When the postponement period ends, the subsequent fate of the application depends on how the postponement is lifted:

  • If the postponement ends due to the expiry of the maximum 3 year-period, the case will then be treated in a normal manner, in accordance with the priorities defined by the EPO.
  • If the applicant requests a treatment under PACE or PPH, the examining division will take its next action in an accelerated manner, as provided in the PACE and PPH programs.
  • Finally, if the postponement ends due to the filing of third party observations, the examining division will issue the next action within three months of receipt of the observations.

The applicant can of course still withdraw the application and get a refund of the examination fee if the examination phase has not started yet.

On a legal standpoint, since the timeline for requesting examination is not affected by the new program, and only the actual start of examination by the EPO is, the new procedure does not require an amendment of the EPC or of the implementing regulations.

It will thus simply be based on a notice to be published in the EPO’s Official Journal.

Turning to transitional provisions, the new procedure will enter into force on July 1, 2018 and apply to EP-direct applications for which the mention of the publication of the European search report occurs on or after this date, and to Euro-PCT applications which enter the European phase on or after this date.

What can we make of all this?

On the one hand, the new procedure brings additional flexibility to patent applicants, while preserving to some extent the interests of third parties, as they can have a direct impact on the handling of applications of concern to them. In this respect, the new system prima facie seems relatively fair and balanced. It is also probably a good thing that the early issuance of the search report will not be affected, as the outcome of the search is of general interest to the applicant and to the public.
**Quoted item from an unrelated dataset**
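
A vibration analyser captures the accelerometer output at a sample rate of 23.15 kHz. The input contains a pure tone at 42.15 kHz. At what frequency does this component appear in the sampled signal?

4.15 kHz

42.15 kHz mod fs = 19 kHz.
19 kHz > fs/2 = 11.575 kHz, folds to fs − 19 kHz = 4.15 kHz.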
On the other hand, I cannot for the life of me understand the name of the program, User Driven Early Certainty. I cannot figure out what kind of early certainty there is in postponing examination for 3 years. But after all, according to one the most important books of the 20th century, war is peace and freedom is slavery. Accordingly, and on a much less tragic note, early can certainly be late.

Many thanks for the heads-up, little birds, and please continue whispering.